Kia dealerships have just begun customer deliveries of the South Korean brand’s first petrol-electric hybrid car to come to the UK.
Niro has been launched as a mild hybrid, with a battery-fuelled electric motor boosting its petrol engine. But it will have greater potential to tap into a growing customer base when a plug-in hybrid follows in 2017.
Niro, with combined fuel economy of up to 74.3mpg and CO2 emissions starting at just 88g/km, joins the pure-electric Soul EV in Kia’s green-car line-up and will soon be followed by the Optima plug-in hybrid.
Given the demand for compact cars with SUV styling and driving positions, Kia’s design teams in Korea and the USA have come up with a sleek crossover SUV bodystyle which will boost the chances of the car’s success. It’ll comfortably seat five people and comes well equipped, so despite its £21,295 starting price dealers could persuade some existing top-spec Cee’d owners to trade up to the Niro.
Based on an all-new platform which will only ever be used for electrified vehicles, Niro has a newly-developed powertrain featuring a 1.6-litre, 104bhp internal combustion engine and a 43bhp electric motor driving through a six-speed dual-clutch automatic transmission. Although there is not a selectable pure electric mode, when driven extremely gently it can travel up to two miles under battery power alone, says Kia. And while it is not quite as green and efficient as the market-leading Toyota Prius, which claims 70g/km CO2 and 94mpg, it is about 10% cheaper.
There are four models in the UK range – the ‘1’, ‘2’, ‘3’ and ‘First Edition’. Standard kit includes 16in alloy wheels, dual zone aircon and a DAB radio with Bluetooth and music streaming capabilities, plus every version has lane keeping and hill start assistance systems plus cruise control and a speed limiter. For £22,795, grade ‘2’ adds reversing sensors, part-leather upholstery, a 7-inch touchscreen navigation system with European mapping, and seven years free Kia Connected Services featuring TomTom, which provides information on traffic hold-ups, weather, speed camera locations and local points of interest.

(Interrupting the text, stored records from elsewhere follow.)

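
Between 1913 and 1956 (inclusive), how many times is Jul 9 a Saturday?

Track Jul 9's weekday year by year (advancing +1, or +2 across a Feb 29):
  1913: Wed  1914: Thu (+1)  1915: Fri (+1)  1916: Sun (+2)  1917: Mon (+1)
  1918: Tue (+1)  1919: Wed (+1)  1920: Fri (+2)  1921: Sat (+1) ✓  1922: Sun (+1)
  1923: Mon (+1)  1924: Wed (+2)  1925: Thu (+1)  1926: Fri (+1)  … (16 more years) …
  1943: Fri (+1)  1944: Sun (+2)  1945: Mon (+1)  1946: Tue (+1)  1947: Wed (+1)
  1948: Fri (+2)  1949: Sat (+1) ✓  1950: Sun (+1)  1951: Mon (+1)  1952: Wed (+2)
  1953: Thu (+1)  1954: Fri (+1)  1955: Sat (+1) ✓  1956: Mon (+2)
Saturday years: 1921, 1927, 1932, 1938, 1949, 1955 — 6 in total.

6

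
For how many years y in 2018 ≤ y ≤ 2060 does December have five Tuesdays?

19

December has 31 days; it has five Tuesdays when Tuesday falls among the first (month-length − 28) days — i.e. when December 1 is one of Tuesday/Monday/Sunday.
December 1 by year: 2018:Sat 2019:Sun✓ 2020:Tue✓ 2021:Wed 2022:Thu 2023:Fri 2024:Sun✓ 2025:Mon✓ 2026:Tue✓ 2027:Wed 2028:Fri 2029:Sat 2030:Sun✓ 2031:Mon✓ 2032:Wed …(13 more)… 2046:Sat 2047:Sun✓ 2048:Tue✓ 2049:Wed 2050:Thu 2051:Fri 2052:Sun✓ 2053:Mon✓ 2054:Tue✓ 2055:Wed 2056:Fri 2057:Sat 2058:Sun✓ 2059:Mon✓ 2060:Wed
Years with five Tuesdays: 2019, 2020, 2024, 2025, 2026, 2030, 2031, 2036, 2037, 2041, 2042, 2043, 2047, 2048, 2052, 2053, 2054, 2058, 2059 → 19.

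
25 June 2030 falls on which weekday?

January 1, 2030 is a Tuesday.
June 25 is day 176 of the year, i.e. 175 days after Jan 1.
175 mod 7 = 0, so advance 0 weekdays from Tuesday: Tuesday.

Tuesday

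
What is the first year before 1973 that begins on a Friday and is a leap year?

Jan 1 advances by 2 weekdays after a leap year and by 1 after a common year.
1973: Jan 1 is Monday.
1972: Saturday (leap)
1971: Friday
1970: Thursday
1969: Wednesday
1968: Monday (leap)
1967: Sunday
1966: Saturday
1965: Friday
1964: Wednesday (leap)
1963: Tuesday
1962: Monday
1961: Sunday
1960: Friday (leap)
1960 begins on a Friday and is a leap year.

1960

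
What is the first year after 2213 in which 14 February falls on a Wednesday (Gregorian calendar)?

2216

From one year to the next, a fixed date's weekday advances by 1, or by 2 when a Feb 29 lies between the two dates.
2213: February 14 is Sunday.
2214: Monday (+1)
2215: Tuesday (+1)
2216: Wednesday (+1)
14 February falls on a Wednesday in 2216.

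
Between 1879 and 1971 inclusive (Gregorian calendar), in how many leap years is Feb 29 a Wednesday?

Leap years in 1879–1971: 22 of them.
Feb 29 weekday advances by 5 (mod 7) from one leap year to the next four years later (or differs when a century non-leap intervenes).
Leap-day weekdays: 1880:Sun 1884:Fri 1888:Wed✓ 1892:Mon 1896:Sat 1904:Mon 1908:Sat 1912:Thu 1916:Tue 1920:Sun 1924:Fri 1928:Wed✓ 1932:Mon 1936:Sat 1940:Thu 1944:Tue 1948:Sun 1952:Fri 1956:Wed✓ 1960:Mon 1964:Sat 1968:Thu
Wednesday: 1888, 1928, 1956 → 3.

3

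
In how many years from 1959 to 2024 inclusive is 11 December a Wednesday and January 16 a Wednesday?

Check each year's weekday for 11 December and January 16:
  1959: Fri/Fri  1960: Sun/Sat  1961: Mon/Mon  1962: Tue/Tue  1963: Wed/Wed ✓  1964: Fri/Thu  1965: Sat/Sat  1966: Sun/Sun  1967: Mon/Mon  1968: Wed/Tue  1969: Thu/Thu  1970: Fri/Fri  1971: Sat/Sat  1972: Mon/Sun  …(38 more)…  2011: Sun/Sun  2012: Tue/Mon  2013: Wed/Wed ✓  2014: Thu/Thu  2015: Fri/Fri  2016: Sun/Sat  2017: Mon/Mon  2018: Tue/Tue  2019: Wed/Wed ✓  2020: Fri/Thu  2021: Sat/Sat  2022: Sun/Sun  2023: Mon/Mon  2024: Wed/Tue
Both conditions hold in: 1963, 1974, 1985, 1991, 2002, 2013, 2019 — 7.

7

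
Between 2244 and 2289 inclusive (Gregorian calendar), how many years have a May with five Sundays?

19

May has 31 days; it has five Sundays when Sunday falls among the first (month-length − 28) days — i.e. when May 1 is one of Sunday/Saturday/Friday.
May 1 by year: 2244:Wed 2245:Thu 2246:Fri✓ 2247:Sat✓ 2248:Mon 2249:Tue 2250:Wed 2251:Thu 2252:Sat✓ 2253:Sun✓ 2254:Mon 2255:Tue 2256:Thu 2257:Fri✓ 2258:Sat✓ …(16 more)… 2275:Sat✓ 2276:Mon 2277:Tue 2278:Wed 2279:Thu 2280:Sat✓ 2281:Sun✓ 2282:Mon 2283:Tue 2284:Thu 2285:Fri✓ 2286:Sat✓ 2287:Sun✓ 2288:Tue 2289:Wed
Years with five Sundays: 2246, 2247, 2252, 2253, 2257, 2258, 2259, 2263, 2264, 2268, 2269, 2270, 2274, 2275, 2280, 2281, 2285, 2286, 2287 → 19.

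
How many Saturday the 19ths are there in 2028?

Check the 19th of each month of 2028: Jan 19: Wed, Feb 19: Sat, Mar 19: Sun, Apr 19: Wed, May 19: Fri, Jun 19: Mon, Jul 19: Wed, Aug 19: Sat, Sep 19: Tue, Oct 19: Thu, Nov 19: Sun, Dec 19: Tue.
Saturday occurs in February, August — 2 months.

2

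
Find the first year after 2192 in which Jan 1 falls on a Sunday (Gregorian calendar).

Jan 1 advances by 2 weekdays after a leap year and by 1 after a common year.
2192: Jan 1 is Sunday (leap).
2193: Tuesday
2194: Wednesday
2195: Thursday
2196: Friday (leap)
2197: Sunday
2197 begins on a Sunday

2197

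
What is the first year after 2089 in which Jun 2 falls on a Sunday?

2097

From one year to the next, a fixed date's weekday advances by 1, or by 2 when a Feb 29 lies between the two dates.
2089: June 2 is Thursday.
2090: Friday (+1)
2091: Saturday (+1)
2092: Monday (+2)
2093: Tuesday (+1)
2094: Wednesday (+1)
2095: Thursday (+1)
2096: Saturday (+2)
2097: Sunday (+1)
Jun 2 falls on a Sunday in 2097.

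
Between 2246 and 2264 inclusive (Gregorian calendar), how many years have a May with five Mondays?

8

May has 31 days; it has five Mondays when Monday falls among the first (month-length − 28) days — i.e. when May 1 is one of Monday/Sunday/Saturday.
May 1 by year: 2246:Fri 2247:Sat✓ 2248:Mon✓ 2249:Tue 2250:Wed 2251:Thu 2252:Sat✓ 2253:Sun✓ 2254:Mon✓ 2255:Tue 2256:Thu 2257:Fri 2258:Sat✓ 2259:Sun✓ 2260:Tue 2261:Wed 2262:Thu 2263:Fri 2264:Sun✓
Years with five Mondays: 2247, 2248, 2252, 2253, 2254, 2258, 2259, 2264 → 8.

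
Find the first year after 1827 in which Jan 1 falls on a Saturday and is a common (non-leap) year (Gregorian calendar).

1831

Jan 1 advances by 2 weekdays after a leap year and by 1 after a common year.
1827: Jan 1 is Monday.
1828: Tuesday (leap)
1829: Thursday
1830: Friday
1831: Saturday
1831 begins on a Saturday and is a common year.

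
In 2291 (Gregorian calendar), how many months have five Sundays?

A month of length L has five Sundays iff its first Sunday is on day ≤ L−28 (so day 1–3 in a 31-day month, 1–2 in a 30-day month, day 1 in a leap February).
Checking each month of 2291: Jan starts Thu (31d); Feb starts Sun (28d); Mar starts Sun (31d) ✓; Apr starts Wed (30d); May starts Fri (31d) ✓; Jun starts Mon (30d); Jul starts Wed (31d); Aug starts Sat (31d) ✓; Sep starts Tue (30d); Oct starts Thu (31d); Nov starts Sun (30d) ✓; Dec starts Tue (31d).
Five-Sunday months: March, May, August, November → 4.

4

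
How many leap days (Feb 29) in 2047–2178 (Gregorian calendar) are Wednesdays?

Leap years in 2047–2178: 32 of them.
Feb 29 weekday advances by 5 (mod 7) from one leap year to the next four years later (or differs when a century non-leap intervenes).
Leap-day weekdays: 2048:Sat 2052:Thu 2056:Tue 2060:Sun 2064:Fri 2068:Wed✓ 2072:Mon 2076:Sat 2080:Thu 2084:Tue 2088:Sun 2092:Fri 2096:Wed✓ …(6 more)… 2128:Sun 2132:Fri 2136:Wed✓ 2140:Mon 2144:Sat 2148:Thu 2152:Tue 2156:Sun 2160:Fri 2164:Wed✓ 2168:Mon 2172:Sat 2176:Thu
Wednesday: 2068, 2096, 2108, 2136, 2164 → 5.

5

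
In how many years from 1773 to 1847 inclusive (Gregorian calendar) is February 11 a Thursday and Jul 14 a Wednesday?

9

Check each year's weekday for February 11 and Jul 14:
  1773: Thu/Wed ✓  1774: Fri/Thu  1775: Sat/Fri  1776: Sun/Sun  1777: Tue/Mon  1778: Wed/Tue  1779: Thu/Wed ✓  1780: Fri/Fri  1781: Sun/Sat  1782: Mon/Sun  1783: Tue/Mon  1784: Wed/Wed  1785: Fri/Thu  1786: Sat/Fri  …(47 more)…  1834: Tue/Mon  1835: Wed/Tue  1836: Thu/Thu  1837: Sat/Fri  1838: Sun/Sat  1839: Mon/Sun  1840: Tue/Tue  1841: Thu/Wed ✓  1842: Fri/Thu  1843: Sat/Fri  1844: Sun/Sun  1845: Tue/Mon  1846: Wed/Tue  1847: Thu/Wed ✓
Both conditions hold in: 1773, 1779, 1790, 1802, 1813, 1819, 1830, 1841, 1847 — 9.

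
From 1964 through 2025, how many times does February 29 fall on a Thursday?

3

Leap years in 1964–2025: 16 of them.
Feb 29 weekday advances by 5 (mod 7) from one leap year to the next four years later (or differs when a century non-leap intervenes).
Leap-day weekdays: 1964:Sat 1968:Thu✓ 1972:Tue 1976:Sun 1980:Fri 1984:Wed 1988:Mon 1992:Sat 1996:Thu✓ 2000:Tue 2004:Sun 2008:Fri 2012:Wed 2016:Mon 2020:Sat 2024:Thu✓
Thursday: 1968, 1996, 2024 → 3.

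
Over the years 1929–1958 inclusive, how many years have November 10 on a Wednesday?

4

Track November 10's weekday year by year (advancing +1, or +2 across a Feb 29):
  1929: Sun  1930: Mon (+1)  1931: Tue (+1)  1932: Thu (+2)  1933: Fri (+1)
  1934: Sat (+1)  1935: Sun (+1)  1936: Tue (+2)  1937: Wed (+1) ✓  1938: Thu (+1)
  1939: Fri (+1)  1940: Sun (+2)  1941: Mon (+1)  1942: Tue (+1)  1943: Wed (+1) ✓
  1944: Fri (+2)  1945: Sat (+1)  1946: Sun (+1)  1947: Mon (+1)  1948: Wed (+2) ✓
  1949: Thu (+1)  1950: Fri (+1)  1951: Sat (+1)  1952: Mon (+2)  1953: Tue (+1)
  1954: Wed (+1) ✓  1955: Thu (+1)  1956: Sat (+2)  1957: Sun (+1)  1958: Mon (+1)
Wednesday years: 1937, 1943, 1948, 1954 — 4 in total.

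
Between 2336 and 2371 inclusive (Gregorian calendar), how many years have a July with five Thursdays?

17

July has 31 days; it has five Thursdays when Thursday falls among the first (month-length − 28) days — i.e. when July 1 is one of Thursday/Wednesday/Tuesday.
July 1 by year: 2336:Wed✓ 2337:Thu✓ 2338:Fri 2339:Sat 2340:Mon 2341:Tue✓ 2342:Wed✓ 2343:Thu✓ 2344:Sat 2345:Sun 2346:Mon 2347:Tue✓ 2348:Thu✓ 2349:Fri 2350:Sat …(6 more)… 2357:Mon 2358:Tue✓ 2359:Wed✓ 2360:Fri 2361:Sat 2362:Sun 2363:Mon 2364:Wed✓ 2365:Thu✓ 2366:Fri 2367:Sat 2368:Mon 2369:Tue✓ 2370:Wed✓ 2371:Thu✓
Years with five Thursdays: 2336, 2337, 2341, 2342, 2343, 2347, 2348, 2352, 2353, 2354, 2358, 2359, 2364, 2365, 2369, 2370, 2371 → 17.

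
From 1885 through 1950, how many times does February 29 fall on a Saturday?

3

Leap years in 1885–1950: 15 of them.
Feb 29 weekday advances by 5 (mod 7) from one leap year to the next four years later (or differs when a century non-leap intervenes).
Leap-day weekdays: 1888:Wed 1892:Mon 1896:Sat✓ 1904:Mon 1908:Sat✓ 1912:Thu 1916:Tue 1920:Sun 1924:Fri 1928:Wed 1932:Mon 1936:Sat✓ 1940:Thu 1944:Tue 1948:Sun
Saturday: 1896, 1908, 1936 → 3.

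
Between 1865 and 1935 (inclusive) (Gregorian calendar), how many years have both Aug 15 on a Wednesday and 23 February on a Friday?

Check each year's weekday for Aug 15 and 23 February:
  1865: Tue/Thu  1866: Wed/Fri ✓  1867: Thu/Sat  1868: Sat/Sun  1869: Sun/Tue  1870: Mon/Wed  1871: Tue/Thu  1872: Thu/Fri  1873: Fri/Sun  1874: Sat/Mon  1875: Sun/Tue  1876: Tue/Wed  1877: Wed/Fri ✓  1878: Thu/Sat  …(43 more)…  1922: Tue/Thu  1923: Wed/Fri ✓  1924: Fri/Sat  1925: Sat/Mon  1926: Sun/Tue  1927: Mon/Wed  1928: Wed/Thu  1929: Thu/Sat  1930: Fri/Sun  1931: Sat/Mon  1932: Mon/Tue  1933: Tue/Thu  1934: Wed/Fri ✓  1935: Thu/Sat
Both conditions hold in: 1866, 1877, 1883, 1894, 1900, 1906, 1917, 1923, 1934 — 9.

9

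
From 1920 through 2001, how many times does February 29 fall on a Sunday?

3

Leap years in 1920–2001: 21 of them.
Feb 29 weekday advances by 5 (mod 7) from one leap year to the next four years later (or differs when a century non-leap intervenes).
Leap-day weekdays: 1920:Sun✓ 1924:Fri 1928:Wed 1932:Mon 1936:Sat 1940:Thu 1944:Tue 1948:Sun✓ 1952:Fri 1956:Wed 1960:Mon 1964:Sat 1968:Thu 1972:Tue 1976:Sun✓ 1980:Fri 1984:Wed 1988:Mon 1992:Sat 1996:Thu 2000:Tue
Sunday: 1920, 1948, 1976 → 3.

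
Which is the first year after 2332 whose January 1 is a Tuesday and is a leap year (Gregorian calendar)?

2352

Jan 1 advances by 2 weekdays after a leap year and by 1 after a common year.
2332: Jan 1 is Friday (leap).
2333: Sunday
2334: Monday
2335: Tuesday
2336: Wednesday (leap)
2337: Friday
2338: Saturday
2339: Sunday
2340: Monday (leap)
2341: Wednesday
2342: Thursday
2343: Friday
2344: Saturday (leap)
2345: Monday
2346: Tuesday
2347: Wednesday
2348: Thursday (leap)
2349: Saturday
2350: Sunday
2351: Monday
2352: Tuesday (leap)
2352 begins on a Tuesday and is a leap year.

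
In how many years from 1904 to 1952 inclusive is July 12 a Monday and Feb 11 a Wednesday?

Check each year's weekday for July 12 and Feb 11:
  1904: Tue/Thu  1905: Wed/Sat  1906: Thu/Sun  1907: Fri/Mon  1908: Sun/Tue  1909: Mon/Thu  1910: Tue/Fri  1911: Wed/Sat  1912: Fri/Sun  1913: Sat/Tue  1914: Sun/Wed  1915: Mon/Thu  1916: Wed/Fri  1917: Thu/Sun  …(21 more)…  1939: Wed/Sat  1940: Fri/Sun  1941: Sat/Tue  1942: Sun/Wed  1943: Mon/Thu  1944: Wed/Fri  1945: Thu/Sun  1946: Fri/Mon  1947: Sat/Tue  1948: Mon/Wed ✓  1949: Tue/Fri  1950: Wed/Sat  1951: Thu/Sun  1952: Sat/Mon
Both conditions hold in: 1920, 1948 — 2.

2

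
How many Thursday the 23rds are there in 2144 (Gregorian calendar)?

Check the 23rd of each month of 2144: Jan 23: Thu, Feb 23: Sun, Mar 23: Mon, Apr 23: Thu, May 23: Sat, Jun 23: Tue, Jul 23: Thu, Aug 23: Sun, Sep 23: Wed, Oct 23: Fri, Nov 23: Mon, Dec 23: Wed.
Thursday occurs in January, April, July — 3 months.

3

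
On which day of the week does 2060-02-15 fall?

Sunday

January 1, 2060 is a Thursday.
February 15 is day 46 of the year, i.e. 45 days after Jan 1.
45 mod 7 = 3, so advance 3 weekdays from Thursday: Sunday.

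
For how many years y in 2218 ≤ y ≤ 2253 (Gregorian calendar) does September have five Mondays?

10

September has 30 days; it has five Mondays when Monday falls among the first (month-length − 28) days — i.e. when September 1 is one of Monday/Sunday.
September 1 by year: 2218:Tue 2219:Wed 2220:Fri 2221:Sat 2222:Sun✓ 2223:Mon✓ 2224:Wed 2225:Thu 2226:Fri 2227:Sat 2228:Mon✓ 2229:Tue 2230:Wed 2231:Thu 2232:Sat …(6 more)… 2239:Sun✓ 2240:Tue 2241:Wed 2242:Thu 2243:Fri 2244:Sun✓ 2245:Mon✓ 2246:Tue 2247:Wed 2248:Fri 2249:Sat 2250:Sun✓ 2251:Mon✓ 2252:Wed 2253:Thu
Years with five Mondays: 2222, 2223, 2228, 2233, 2234, 2239, 2244, 2245, 2250, 2251 → 10.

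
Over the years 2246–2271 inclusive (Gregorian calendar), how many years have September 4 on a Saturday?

Track September 4's weekday year by year (advancing +1, or +2 across a Feb 29):
  2246: Fri  2247: Sat (+1) ✓  2248: Mon (+2)  2249: Tue (+1)  2250: Wed (+1)
  2251: Thu (+1)  2252: Sat (+2) ✓  2253: Sun (+1)  2254: Mon (+1)  2255: Tue (+1)
  2256: Thu (+2)  2257: Fri (+1)  2258: Sat (+1) ✓  2259: Sun (+1)  2260: Tue (+2)
  2261: Wed (+1)  2262: Thu (+1)  2263: Fri (+1)  2264: Sun (+2)  2265: Mon (+1)
  2266: Tue (+1)  2267: Wed (+1)  2268: Fri (+2)  2269: Sat (+1) ✓  2270: Sun (+1)
  2271: Mon (+1)
Saturday years: 2247, 2252, 2258, 2269 — 4 in total.

4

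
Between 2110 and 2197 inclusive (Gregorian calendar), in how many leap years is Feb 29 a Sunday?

3

Leap years in 2110–2197: 22 of them.
Feb 29 weekday advances by 5 (mod 7) from one leap year to the next four years later (or differs when a century non-leap intervenes).
Leap-day weekdays: 2112:Mon 2116:Sat 2120:Thu 2124:Tue 2128:Sun✓ 2132:Fri 2136:Wed 2140:Mon 2144:Sat 2148:Thu 2152:Tue 2156:Sun✓ 2160:Fri 2164:Wed 2168:Mon 2172:Sat 2176:Thu 2180:Tue 2184:Sun✓ 2188:Fri 2192:Wed 2196:Mon
Sunday: 2128, 2156, 2184 → 3.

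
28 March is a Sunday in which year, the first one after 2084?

From one year to the next, a fixed date's weekday advances by 1, or by 2 when a Feb 29 lies between the two dates.
2084: March 28 is Tuesday.
2085: Wednesday (+1)
2086: Thursday (+1)
2087: Friday (+1)
2088: Sunday (+2)
28 March falls on a Sunday in 2088.

2088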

Upgrades on the £24,695 grade ‘3’ are full leather upholstery, front parking sensors, an 8-inch touchscreen navigation system with European mapping, a wireless mobile phone charger and an eight-speaker JBL Premium
sound system with a 320-watt external amplifier. Its 18in wheels mean the CO2 emissions and fuel economy worsen, however. The top-of-the-range First Edition version also has standard autonomous emergency braking and adaptive cruise control, both extra cost options on lower grades, plus a sunroof, heated seats and keyless entry and start.
Niro is also the first Kia with Android Auto, which works with Android smartphones running 5.0 or higher. The smartphone is connected to the car’s infotainment system and, through pre-downloaded apps, gives access to a variety of services such as Google Maps navigation, Google Play music, hands-free calls and texts and voice recognition.
Unlike the Soul EV, which was sold through a small number of Kia dealers, the Niro and Kia’s other forthcoming hybrids and EVs will be part of the portfolio for the whole retail network. Commercial director Simon Hetherington told AM he has a conservative ambition of 3,000 to 5,000 full year sales. Fleet customers, expected to take 60% of supplies, are likely to prefer the tax-efficient grade 2 Niro, with retail buyers mostly attracted to grade 3.